Grissini – or breadsticks – were created in northern Italy, in Turin. The name of these typical crispy breadsticks derives from the word "gherssa", a traditional bread that is prepared in the Piedmont region, similar to a baguette. Antonio Brunero, the baker of the House of Savoy, invented them on the advice of the royal doctor, so that young Vittorio Amedeo II could eat bread. The child, in poor health, could not digest the crumb. So Brunero baked a new type of bread, without any crumb, which was tasty and nutritious.

Makes

20 grissini

Preparation Time

10 minutes

Resting Time

2 hours

Baking Time

20 minutes

INGREDIENTS

15g brewer’s yeast
250 ml water
10g salt
500g Italian type 00 white flour
80 ml extra virgin olive oil
semolina flour, as needed

METHOD

Dissolve the yeast in a little warm water. Then, pour the rest of the water into another bowl and dissolve the salt. Take a large bowl and put the sifted flour and the dissolved yeast, and start kneading it either by hand or with a food mixer using the dough hook.

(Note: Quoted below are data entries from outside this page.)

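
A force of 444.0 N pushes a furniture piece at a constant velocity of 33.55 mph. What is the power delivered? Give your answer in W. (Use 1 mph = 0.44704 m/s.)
Convert to SI: F = 444.0 N, v = 14.9982 m/s
P = Fv = (444.0)(14.9982) = 6659 W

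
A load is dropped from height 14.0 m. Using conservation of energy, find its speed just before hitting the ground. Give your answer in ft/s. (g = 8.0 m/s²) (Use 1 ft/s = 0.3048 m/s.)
mgh = ½mv² ⇒ v = √(2gh) = √(2·8.0·14.0) = 14.9666 m/s = 49.1 ft/s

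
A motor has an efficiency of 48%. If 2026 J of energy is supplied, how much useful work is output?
W_out = η·W_in = 0.48·2026 = 972.48 J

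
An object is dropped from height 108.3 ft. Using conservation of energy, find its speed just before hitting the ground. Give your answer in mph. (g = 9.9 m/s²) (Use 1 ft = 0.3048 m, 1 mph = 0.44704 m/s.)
Convert to SI: h = 33.0098 m
mgh = ½mv² ⇒ v = √(2gh) = √(2·9.9·33.0098) = 25.5655 m/s = 57.19 mph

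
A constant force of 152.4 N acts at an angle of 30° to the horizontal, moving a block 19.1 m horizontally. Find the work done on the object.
W = F·d·cosθ = (152.4)(19.1)cos(30°) = 2521 J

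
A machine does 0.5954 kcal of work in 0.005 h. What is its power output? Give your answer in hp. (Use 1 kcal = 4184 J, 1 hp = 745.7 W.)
Convert to SI: W = 2491.15 J, t = 18.0 s
P = W/t = 2491.15/18.0 = 138.397 W = 0.1856 hp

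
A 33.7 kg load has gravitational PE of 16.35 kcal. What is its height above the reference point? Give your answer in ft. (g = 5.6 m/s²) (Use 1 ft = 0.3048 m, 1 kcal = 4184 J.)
Convert to SI: m = 33.7 kg, PE = 68408.4 J
h = PE/(mg) = 68408.4/(33.7·5.6) = 362.486 m = 1189 ft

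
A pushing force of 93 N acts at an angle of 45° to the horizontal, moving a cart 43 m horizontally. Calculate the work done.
W = F·d·cosθ = (93)(43)cos(45°) = 2828 J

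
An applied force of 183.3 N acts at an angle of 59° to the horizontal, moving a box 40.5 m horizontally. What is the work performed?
W = F·d·cosθ = (183.3)(40.5)cos(59°) = 3823 J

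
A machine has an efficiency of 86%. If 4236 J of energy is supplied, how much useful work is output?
W_out = η·W_in = 0.86·4236 = 3642.96 J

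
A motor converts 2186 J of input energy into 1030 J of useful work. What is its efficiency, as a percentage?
η = W_out/W_in = 1030/2186 = 47.12%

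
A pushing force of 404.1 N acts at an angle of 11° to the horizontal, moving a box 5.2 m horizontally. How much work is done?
W = F·d·cosθ = (404.1)(5.2)cos(11°) = 2063 J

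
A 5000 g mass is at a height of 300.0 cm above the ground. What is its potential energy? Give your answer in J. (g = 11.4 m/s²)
Convert to SI: m = 5.0 kg, h = 3.0 m
PE = mgh = (5.0)(11.4)(3.0) = 171.0 J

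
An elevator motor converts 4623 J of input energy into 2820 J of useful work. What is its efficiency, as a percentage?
η = W_out/W_in = 2820/4623 = 61.0%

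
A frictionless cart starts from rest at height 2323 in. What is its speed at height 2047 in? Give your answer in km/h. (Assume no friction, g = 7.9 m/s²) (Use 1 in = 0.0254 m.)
Convert to SI: h₁−h₂ = 7.0104 m
mgh₁ = mgh₂ + ½mv² ⇒ v = √(2g(h₁−h₂)) = √(2·7.9·7.0104) = 10.5245 m/s = 37.89 km/h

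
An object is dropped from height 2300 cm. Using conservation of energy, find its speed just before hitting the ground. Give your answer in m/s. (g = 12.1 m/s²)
Convert to SI: h = 23.0 m
mgh = ½mv² ⇒ v = √(2gh) = √(2·12.1·23.0) = 23.59 m/s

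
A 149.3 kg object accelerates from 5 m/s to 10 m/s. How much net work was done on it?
W = ΔKE = ½m(v₂² − v₁²) = ½(149.3)(10² − 5²) = 5598.75 J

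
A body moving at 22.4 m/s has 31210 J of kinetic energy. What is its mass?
m = 2·KE/v² = 2·31210/(22.4)² = 124.4 kg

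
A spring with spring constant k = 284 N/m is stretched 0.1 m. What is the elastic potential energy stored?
PE = ½kx² = ½(284)(0.1)² = 1.42 J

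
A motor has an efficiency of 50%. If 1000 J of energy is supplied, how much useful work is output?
W_out = η·W_in = 0.5·1000 = 500.0 J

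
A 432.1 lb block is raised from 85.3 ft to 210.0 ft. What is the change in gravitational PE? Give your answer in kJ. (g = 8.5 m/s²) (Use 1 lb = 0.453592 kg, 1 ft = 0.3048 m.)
Convert to SI: m = 195.997 kg, Δh = 38.0086 m
ΔPE = mgΔh = (195.997)(8.5)(38.0086) = 63321.3 J = 63.32 kJ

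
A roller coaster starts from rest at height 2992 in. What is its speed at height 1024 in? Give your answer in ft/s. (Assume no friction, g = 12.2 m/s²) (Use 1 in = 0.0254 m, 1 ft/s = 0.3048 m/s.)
Convert to SI: h₁−h₂ = 49.9872 m
mgh₁ = mgh₂ + ½mv² ⇒ v = √(2g(h₁−h₂)) = √(2·12.2·49.9872) = 34.924 m/s = 114.6 ft/s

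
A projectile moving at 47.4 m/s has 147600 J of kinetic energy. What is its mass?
m = 2·KE/v² = 2·147600/(47.4)² = 131.4 kg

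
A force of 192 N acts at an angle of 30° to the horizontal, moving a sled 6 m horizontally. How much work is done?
W = F·d·cosθ = (192)(6)cos(30°) = 997.7 J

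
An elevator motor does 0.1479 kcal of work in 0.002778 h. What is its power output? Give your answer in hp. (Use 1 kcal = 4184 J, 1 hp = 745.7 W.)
Convert to SI: W = 618.814 J, t = 10.0008 s
P = W/t = 618.814/10.0008 = 61.8764 W = 0.08298 hp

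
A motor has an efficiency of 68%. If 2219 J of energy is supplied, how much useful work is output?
W_out = η·W_in = 0.68·2219 = 1508.92 J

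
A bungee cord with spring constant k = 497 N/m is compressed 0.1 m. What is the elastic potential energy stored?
PE = ½kx² = ½(497)(0.1)² = 2.485 J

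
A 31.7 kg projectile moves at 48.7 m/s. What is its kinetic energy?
KE = ½mv² = ½(31.7)(48.7)² = 37590 J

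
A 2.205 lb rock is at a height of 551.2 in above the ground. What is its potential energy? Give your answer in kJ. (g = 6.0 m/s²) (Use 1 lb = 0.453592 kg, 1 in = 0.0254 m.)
Convert to SI: m = 1.00017 kg, h = 14.0005 m
PE = mgh = (1.00017)(6.0)(14.0005) = 84.0172 J = 0.08402 kJ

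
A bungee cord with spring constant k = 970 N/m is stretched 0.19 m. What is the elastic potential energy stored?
PE = ½kx² = ½(970)(0.19)² = 17.51 J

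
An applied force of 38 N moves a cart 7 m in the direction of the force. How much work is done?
W = F·d = (38)(7) = 266.0 J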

At this point, add the oil and salted water and knead the dough until it is smooth and elastic. Shape the dough into a square, brush with extra virgin olive oil, sprinkle with a little semolina flour and let it rest for at least 2 hours, until doubled in volume.

After the indicated time, cut the dough into strips of about 1 cm thick. Each strip must be stretched from the ends with both hands until it reaches the length of the baking tray that will be used for cooking.

Place the breadsticks on a baking tray lined with baking paper and bake in a preheated oven at 200°C for about twenty minutes or until golden brown. Remove from the oven and let them cool.